In a letter to the legislature, CalBike’s Executive Director Dave Snyder thanked the author of the bill, Assembly Member Al Muratsuchi (D-South Bay), for “his support of this low-cost, low-impact form of transportation.” Snyder said that his organization wants to see expansion of shared micromobility through greater public support of the services and integration with public transit.
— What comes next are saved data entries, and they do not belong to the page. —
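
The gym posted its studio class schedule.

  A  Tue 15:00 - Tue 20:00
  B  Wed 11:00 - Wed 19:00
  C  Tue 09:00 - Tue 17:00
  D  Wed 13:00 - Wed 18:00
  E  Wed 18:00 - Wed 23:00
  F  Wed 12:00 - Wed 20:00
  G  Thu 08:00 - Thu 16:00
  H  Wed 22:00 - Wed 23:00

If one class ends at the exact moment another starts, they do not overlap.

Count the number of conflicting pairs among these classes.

7

Check each pair: they overlap iff neither finishes before the other starts.
Sorted by start: C, A, B, F, D, E, H, G.
A starts before C ends → C and A overlap.
B starts after C ends, so nothing later overlaps C either.
B starts after A ends, so nothing later overlaps A either.
F starts before B ends → B and F overlap.
D starts before B ends → B and D overlap.
E starts before B ends → B and E overlap.
H starts after B ends, so nothing later overlaps B either.
D starts before F ends → F and D overlap.
E starts before F ends → F and E overlap.
H starts after F ends, so nothing later overlaps F either.
E starts exactly when D ends (back-to-back, no overlap), so nothing later overlaps D either.
H starts before E ends → E and H overlap.
G starts after E ends.
G starts after H ends.
Overlapping pairs: A & C, B & D, B & E, B & F, D & F, E & F, E & H — 7 in total.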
AB 1286 threatened that expansion until the removal of the liability provision, a change that was made at the very last hour that amendments were allowed.
“Shared bikes and scooters are fun, affordable, and eco-friendly ways to get around, reducing car trips and air pollution,” said Assembly Member Muratsuchi. “AB 1286 will make these devices safer for both users and the general public, with basic consumer protections for users.”
“In a matter of days we put together a coalition of local bicycling advocacy organizations and environmental groups that helped to convince the Assembly Member to pull that provision,” said Snyder. “We’re strong when we act together,” added Eli Akira Kaufman, Executive Director of the Los Angeles County Bicycle Coalition.
CalBike had objected to other aspects of the bill, as well. One provision will increase the amount of insurance a provider must carry. Snyder said this will drive up the cost of providing shared mobility but isn’t a reason to oppose the bill because it has its benefits for users. Another mandates that a provider acquire a permit before operating. CalBike supports the intent of this provision but is concerned that some cities may use it disingenuously to effectively ban shared mobility. Snyder said that “we can deal with that if and when it happens.”